Fake news is most often used in two ways.
1. President Trump and other conservatives describe the mainstream media as "fake news" for its biases.
2. The media describes conservative and other opposition sites as "fake news" as part of a campaign to pressure Facebook and other social media sites to censor them.
It's this latter one that is especially dangerous to democracy. And now Qatar, the Islamic terror state behind Al Jazeera, is jumping into the censorship game.
A new research project from the Massachusetts Institute of Technology’s Computer Science and Artificial Intelligence Lab and the Qatar Computing Research Institute aims to use machine learning to detect which sites focus on facts and which are more likely to churn out misinformation.
Perhaps unsurprisingly, less factual sites were more likely to use hyperbolic and emotional language than those reporting more factual content. Additionally, Nakov says, news sources with longer descriptions on Wikipedia tend to be more reliable. The online encyclopedia can also provide verbal indications that news sources are suspect, such as references to bias or a tendency to spread conspiracy theories, he says.
“If you, for example, open the Wikipedia page of Breitbart, you read things like ‘misogynistic,’ ‘xenophobic,’ ‘racist,'” Nakov says.
There you go. Predictably lefty bias is predictable. As is rigging the game.
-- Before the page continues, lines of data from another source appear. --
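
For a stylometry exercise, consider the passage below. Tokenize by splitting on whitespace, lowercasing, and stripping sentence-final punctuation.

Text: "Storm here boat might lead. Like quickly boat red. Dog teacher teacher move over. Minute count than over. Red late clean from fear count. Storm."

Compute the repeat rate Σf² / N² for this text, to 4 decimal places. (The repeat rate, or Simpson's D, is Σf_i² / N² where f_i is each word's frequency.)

Frequencies: storm:2, boat:2, red:2, teacher:2, over:2, count:2, here:1, might:1, lead:1, like:1, quickly:1, dog:1, move:1, minute:1, than:1, late:1, clean:1, from:1, fear:1
Σf² = 37; N² = 625
Repeat rate = 37 / 625 = 0.0592

0.0592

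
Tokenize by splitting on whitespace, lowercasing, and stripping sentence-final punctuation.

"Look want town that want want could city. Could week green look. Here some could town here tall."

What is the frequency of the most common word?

3

Frequencies: want:3, could:3, look:2, town:2, here:2, that:1, city:1, week:1, green:1, some:1, tall:1
Most common: 'want' with frequency 3.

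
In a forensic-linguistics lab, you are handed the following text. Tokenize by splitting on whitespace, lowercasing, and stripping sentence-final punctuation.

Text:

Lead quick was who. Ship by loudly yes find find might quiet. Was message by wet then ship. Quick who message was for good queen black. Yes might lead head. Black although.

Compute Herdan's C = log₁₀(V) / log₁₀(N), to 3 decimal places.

N = 32, V = 20.
log₁₀(V) = 1.301030, log₁₀(N) = 1.505150
C = 1.301030 / 1.505150 = 0.864

0.864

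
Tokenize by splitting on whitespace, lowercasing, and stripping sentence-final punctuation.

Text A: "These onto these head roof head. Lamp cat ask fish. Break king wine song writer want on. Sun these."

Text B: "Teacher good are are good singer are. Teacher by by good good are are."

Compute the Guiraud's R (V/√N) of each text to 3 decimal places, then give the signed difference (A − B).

A: V=16, N=19, R=3.671
B: V=5, N=14, R=1.336
Difference = 3.671 − 1.336 = 2.335

2.335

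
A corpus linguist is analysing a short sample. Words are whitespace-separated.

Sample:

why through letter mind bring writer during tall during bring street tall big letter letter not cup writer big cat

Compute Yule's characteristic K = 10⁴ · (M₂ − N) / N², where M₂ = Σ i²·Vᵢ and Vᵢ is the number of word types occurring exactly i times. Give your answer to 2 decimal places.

Frequencies: letter:3, bring:2, writer:2, during:2, tall:2, big:2, why:1, through:1, mind:1, street:1, not:1, cup:1, cat:1
N = 20. Frequency spectrum: V_1=7, V_2=5, V_3=1
M₂ = 1²·7 + 2²·5 + 3²·1 = 36
K = 10000 × (36 − 20) / 20² = 400.00

400.00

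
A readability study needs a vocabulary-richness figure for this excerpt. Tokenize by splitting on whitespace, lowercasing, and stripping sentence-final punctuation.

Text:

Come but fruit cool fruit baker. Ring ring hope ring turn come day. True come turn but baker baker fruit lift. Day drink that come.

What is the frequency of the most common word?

Frequencies: come:4, fruit:3, baker:3, ring:3, but:2, turn:2, day:2, cool:1, hope:1, true:1, lift:1, drink:1, that:1
Most common: 'come' with frequency 4.

4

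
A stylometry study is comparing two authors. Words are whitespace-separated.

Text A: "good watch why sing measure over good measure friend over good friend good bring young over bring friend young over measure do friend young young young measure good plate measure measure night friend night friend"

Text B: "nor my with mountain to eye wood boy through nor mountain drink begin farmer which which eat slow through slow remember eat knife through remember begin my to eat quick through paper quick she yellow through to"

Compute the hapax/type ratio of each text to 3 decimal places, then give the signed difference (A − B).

A: hapax=5, V=12, ratio=0.417
B: hapax=10, V=21, ratio=0.476
Difference = 0.417 − 0.476 = -0.059

-0.059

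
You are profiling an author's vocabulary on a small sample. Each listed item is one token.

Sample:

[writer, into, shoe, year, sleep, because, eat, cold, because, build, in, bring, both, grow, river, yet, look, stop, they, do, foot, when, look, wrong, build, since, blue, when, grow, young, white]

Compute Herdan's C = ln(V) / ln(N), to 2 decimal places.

N = 31, V = 26.
ln(V) = 3.258097, ln(N) = 3.433987
C = 3.258097 / 3.433987 = 0.95

0.95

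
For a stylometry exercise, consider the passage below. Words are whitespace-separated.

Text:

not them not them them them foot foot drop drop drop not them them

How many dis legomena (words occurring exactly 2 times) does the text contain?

1

Frequencies: them:6, not:3, drop:3, foot:2
Words with frequency 2: foot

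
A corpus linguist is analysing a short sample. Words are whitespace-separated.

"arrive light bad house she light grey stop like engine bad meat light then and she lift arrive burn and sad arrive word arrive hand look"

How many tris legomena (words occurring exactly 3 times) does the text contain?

1

Frequencies: arrive:4, light:3, bad:2, she:2, and:2, house:1, grey:1, stop:1, like:1, engine:1, meat:1, then:1, lift:1, burn:1, sad:1, word:1, hand:1, look:1
Words with frequency 3: light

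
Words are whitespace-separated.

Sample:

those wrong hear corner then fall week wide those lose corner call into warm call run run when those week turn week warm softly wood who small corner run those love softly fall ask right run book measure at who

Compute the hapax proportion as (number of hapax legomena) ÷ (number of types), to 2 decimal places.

Frequencies: those:4, run:4, corner:3, week:3, fall:2, call:2, warm:2, softly:2, who:2, wrong:1, hear:1, then:1, wide:1, lose:1, into:1, when:1, turn:1, wood:1, small:1, love:1, … (5 more, each freq 1)
Hapax count = 16; type count = 25.
Ratio = 16 / 25 = 0.64

0.64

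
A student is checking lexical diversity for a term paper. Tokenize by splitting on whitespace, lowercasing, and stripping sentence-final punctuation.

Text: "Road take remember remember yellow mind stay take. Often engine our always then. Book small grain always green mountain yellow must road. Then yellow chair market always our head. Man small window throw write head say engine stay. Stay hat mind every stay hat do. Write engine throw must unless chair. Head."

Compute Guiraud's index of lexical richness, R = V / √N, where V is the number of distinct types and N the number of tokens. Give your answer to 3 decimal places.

4.022

N = 52, V = 29.
√N = 7.211103
R = 29 / 7.211103 = 4.022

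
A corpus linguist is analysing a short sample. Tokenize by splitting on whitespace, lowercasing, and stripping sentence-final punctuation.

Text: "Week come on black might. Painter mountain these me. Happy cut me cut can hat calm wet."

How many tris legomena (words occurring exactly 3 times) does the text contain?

0

Frequencies: me:2, cut:2, week:1, come:1, on:1, black:1, might:1, painter:1, mountain:1, these:1, happy:1, can:1, hat:1, calm:1, wet:1
Words with frequency 3: (none)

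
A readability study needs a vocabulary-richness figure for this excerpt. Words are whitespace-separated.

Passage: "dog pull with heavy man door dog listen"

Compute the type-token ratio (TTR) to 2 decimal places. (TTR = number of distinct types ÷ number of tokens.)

0.88

N = 8 tokens, V = 7 types.
TTR = V / N = 7 / 8 = 0.88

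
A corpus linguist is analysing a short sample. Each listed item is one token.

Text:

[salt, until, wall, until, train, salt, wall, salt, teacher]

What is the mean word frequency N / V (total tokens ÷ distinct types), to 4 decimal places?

N = 9 tokens, V = 5 types.
Mean frequency = N / V = 9 / 5 = 1.8000

1.8000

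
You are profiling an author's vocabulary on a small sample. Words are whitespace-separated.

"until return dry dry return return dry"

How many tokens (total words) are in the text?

Tokens: until, return, dry, dry, return, return, dry
N = 7

7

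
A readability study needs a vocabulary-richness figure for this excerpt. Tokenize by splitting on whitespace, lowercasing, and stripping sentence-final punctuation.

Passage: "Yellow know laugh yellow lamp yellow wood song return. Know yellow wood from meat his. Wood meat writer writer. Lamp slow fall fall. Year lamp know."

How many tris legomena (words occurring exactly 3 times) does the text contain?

3

Frequencies: yellow:4, know:3, lamp:3, wood:3, meat:2, writer:2, fall:2, laugh:1, song:1, return:1, from:1, his:1, slow:1, year:1
Words with frequency 3: know, lamp, wood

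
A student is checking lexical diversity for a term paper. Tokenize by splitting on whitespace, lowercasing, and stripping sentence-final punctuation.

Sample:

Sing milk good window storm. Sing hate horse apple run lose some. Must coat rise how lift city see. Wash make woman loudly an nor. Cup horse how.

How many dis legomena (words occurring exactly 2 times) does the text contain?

Frequencies: sing:2, horse:2, how:2, milk:1, good:1, window:1, storm:1, hate:1, apple:1, run:1, lose:1, some:1, must:1, coat:1, rise:1, lift:1, city:1, see:1, wash:1, make:1, … (5 more, each freq 1)
Words with frequency 2: horse, how, sing

3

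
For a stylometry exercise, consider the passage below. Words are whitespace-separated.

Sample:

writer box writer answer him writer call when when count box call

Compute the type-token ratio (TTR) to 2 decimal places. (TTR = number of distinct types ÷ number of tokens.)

N = 12 tokens, V = 7 types.
TTR = V / N = 7 / 12 = 0.58

0.58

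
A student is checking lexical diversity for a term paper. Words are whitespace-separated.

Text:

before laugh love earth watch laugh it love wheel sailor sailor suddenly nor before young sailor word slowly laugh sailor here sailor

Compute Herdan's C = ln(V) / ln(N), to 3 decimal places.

N = 22, V = 14.
ln(V) = 2.639057, ln(N) = 3.091042
C = 2.639057 / 3.091042 = 0.854

0.854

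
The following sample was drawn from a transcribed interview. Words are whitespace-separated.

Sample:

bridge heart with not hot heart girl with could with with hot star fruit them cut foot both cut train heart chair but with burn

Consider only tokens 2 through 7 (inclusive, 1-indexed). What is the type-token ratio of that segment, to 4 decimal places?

0.8333

Segment tokens 2–7: heart, with, not, hot, heart, girl
Segment N = 6, segment V = 5.
TTR = 5 / 6 = 0.8333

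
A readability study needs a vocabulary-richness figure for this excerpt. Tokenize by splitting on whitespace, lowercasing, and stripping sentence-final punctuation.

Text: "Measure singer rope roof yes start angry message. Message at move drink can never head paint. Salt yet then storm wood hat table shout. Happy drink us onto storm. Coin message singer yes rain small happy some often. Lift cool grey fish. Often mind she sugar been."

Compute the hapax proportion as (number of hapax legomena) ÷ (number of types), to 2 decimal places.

Frequencies: message:3, singer:2, yes:2, drink:2, storm:2, happy:2, often:2, measure:1, rope:1, roof:1, start:1, angry:1, at:1, move:1, can:1, never:1, head:1, paint:1, salt:1, yet:1, … (19 more, each freq 1)
Hapax count = 32; type count = 39.
Ratio = 32 / 39 = 0.82

0.82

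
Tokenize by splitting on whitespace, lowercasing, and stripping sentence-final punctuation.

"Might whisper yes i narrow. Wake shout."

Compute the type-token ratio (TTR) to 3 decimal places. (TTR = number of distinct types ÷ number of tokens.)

N = 7 tokens, V = 7 types.
TTR = V / N = 7 / 7 = 1.000

1.000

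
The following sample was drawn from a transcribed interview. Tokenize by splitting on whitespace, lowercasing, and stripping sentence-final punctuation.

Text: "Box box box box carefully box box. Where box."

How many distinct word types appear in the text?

Distinct types: {box, carefully, where}
V = 3

3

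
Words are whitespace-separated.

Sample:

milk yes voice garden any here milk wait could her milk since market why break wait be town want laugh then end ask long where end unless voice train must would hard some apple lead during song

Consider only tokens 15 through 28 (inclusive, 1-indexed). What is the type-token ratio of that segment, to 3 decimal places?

Segment tokens 15–28: break, wait, be, town, want, laugh, then, end, ask, long, where, end, unless, voice
Segment N = 14, segment V = 13.
TTR = 13 / 14 = 0.929

0.929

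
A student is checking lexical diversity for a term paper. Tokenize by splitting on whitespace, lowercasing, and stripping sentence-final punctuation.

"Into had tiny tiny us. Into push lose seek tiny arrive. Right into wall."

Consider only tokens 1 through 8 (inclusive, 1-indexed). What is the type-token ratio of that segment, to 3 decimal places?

Segment tokens 1–8: into, had, tiny, tiny, us, into, push, lose
Segment N = 8, segment V = 6.
TTR = 6 / 8 = 0.750

0.750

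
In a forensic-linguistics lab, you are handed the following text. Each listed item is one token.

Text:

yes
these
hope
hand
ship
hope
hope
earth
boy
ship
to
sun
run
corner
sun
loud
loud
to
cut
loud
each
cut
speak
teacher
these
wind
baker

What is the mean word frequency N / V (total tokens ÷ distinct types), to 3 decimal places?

N = 27 tokens, V = 18 types.
Mean frequency = N / V = 27 / 18 = 1.500

1.500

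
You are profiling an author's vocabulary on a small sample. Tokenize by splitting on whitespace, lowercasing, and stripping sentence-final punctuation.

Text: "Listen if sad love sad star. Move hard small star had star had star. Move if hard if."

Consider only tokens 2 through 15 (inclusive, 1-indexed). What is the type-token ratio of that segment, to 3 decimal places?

0.571

Segment tokens 2–15: if, sad, love, sad, star, move, hard, small, star, had, star, had, star, move
Segment N = 14, segment V = 8.
TTR = 8 / 14 = 0.571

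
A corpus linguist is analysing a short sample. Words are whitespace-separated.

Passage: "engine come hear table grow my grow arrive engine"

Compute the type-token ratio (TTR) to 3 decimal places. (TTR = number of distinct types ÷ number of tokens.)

0.778

N = 9 tokens, V = 7 types.
TTR = V / N = 7 / 9 = 0.778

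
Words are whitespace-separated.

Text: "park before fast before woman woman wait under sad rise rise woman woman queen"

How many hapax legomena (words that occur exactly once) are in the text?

Frequencies: woman:4, before:2, rise:2, park:1, fast:1, wait:1, under:1, sad:1, queen:1
Hapax (freq=1): fast, park, queen, sad, under, wait

6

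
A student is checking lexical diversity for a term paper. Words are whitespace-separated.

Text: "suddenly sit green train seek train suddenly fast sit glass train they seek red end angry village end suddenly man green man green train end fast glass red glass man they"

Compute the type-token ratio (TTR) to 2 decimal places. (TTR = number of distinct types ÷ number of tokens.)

N = 31 tokens, V = 13 types.
TTR = V / N = 13 / 31 = 0.42

0.42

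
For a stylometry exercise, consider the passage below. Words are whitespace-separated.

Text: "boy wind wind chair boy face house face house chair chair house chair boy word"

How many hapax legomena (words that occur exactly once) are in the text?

1

Frequencies: chair:4, boy:3, house:3, wind:2, face:2, word:1
Hapax (freq=1): word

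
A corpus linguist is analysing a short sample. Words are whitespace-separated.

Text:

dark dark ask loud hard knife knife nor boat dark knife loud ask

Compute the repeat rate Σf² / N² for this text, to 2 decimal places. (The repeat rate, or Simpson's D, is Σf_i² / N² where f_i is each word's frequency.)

Frequencies: dark:3, knife:3, ask:2, loud:2, hard:1, nor:1, boat:1
Σf² = 29; N² = 169
Repeat rate = 29 / 169 = 0.17

0.17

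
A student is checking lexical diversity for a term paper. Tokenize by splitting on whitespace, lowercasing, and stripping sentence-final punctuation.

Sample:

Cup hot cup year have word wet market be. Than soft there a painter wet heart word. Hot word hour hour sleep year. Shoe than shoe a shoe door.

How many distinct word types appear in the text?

Distinct types: {a, be, cup, door, have, heart, hot, hour, market, painter, shoe, sleep, soft, than, there, wet, word, year}
V = 18

18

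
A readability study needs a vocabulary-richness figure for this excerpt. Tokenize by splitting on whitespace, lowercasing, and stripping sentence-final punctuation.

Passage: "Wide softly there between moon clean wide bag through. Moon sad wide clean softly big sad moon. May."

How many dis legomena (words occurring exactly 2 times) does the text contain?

3

Frequencies: wide:3, moon:3, softly:2, clean:2, sad:2, there:1, between:1, bag:1, through:1, big:1, may:1
Words with frequency 2: clean, sad, softly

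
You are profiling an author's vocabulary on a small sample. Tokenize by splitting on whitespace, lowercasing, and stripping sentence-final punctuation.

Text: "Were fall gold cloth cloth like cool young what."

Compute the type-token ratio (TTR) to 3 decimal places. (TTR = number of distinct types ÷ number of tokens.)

0.889

N = 9 tokens, V = 8 types.
TTR = V / N = 8 / 9 = 0.889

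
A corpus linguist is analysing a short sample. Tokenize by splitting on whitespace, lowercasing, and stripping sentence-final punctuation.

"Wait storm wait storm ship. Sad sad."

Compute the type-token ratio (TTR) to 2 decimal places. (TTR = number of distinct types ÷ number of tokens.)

0.57

N = 7 tokens, V = 4 types.
TTR = V / N = 4 / 7 = 0.57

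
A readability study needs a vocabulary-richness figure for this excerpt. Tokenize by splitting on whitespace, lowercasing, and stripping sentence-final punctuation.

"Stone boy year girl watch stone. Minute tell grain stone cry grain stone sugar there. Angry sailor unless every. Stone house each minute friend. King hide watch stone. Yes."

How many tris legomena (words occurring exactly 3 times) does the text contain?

0

Frequencies: stone:6, watch:2, minute:2, grain:2, boy:1, year:1, girl:1, tell:1, cry:1, sugar:1, there:1, angry:1, sailor:1, unless:1, every:1, house:1, each:1, friend:1, king:1, hide:1, … (1 more, each freq 1)
Words with frequency 3: (none)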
But the involvement of Qatar is especially troubling, as Islamist regimes have a special interest in censoring the domestic political opposition, and criticism of Islamic terrorists and their religious inspiration within Islam.
Studies and research projects about what the media deems fake news can quickly be rolled into actual plans to be implemented by social media companies. And those are a major threat to free speech on the internet.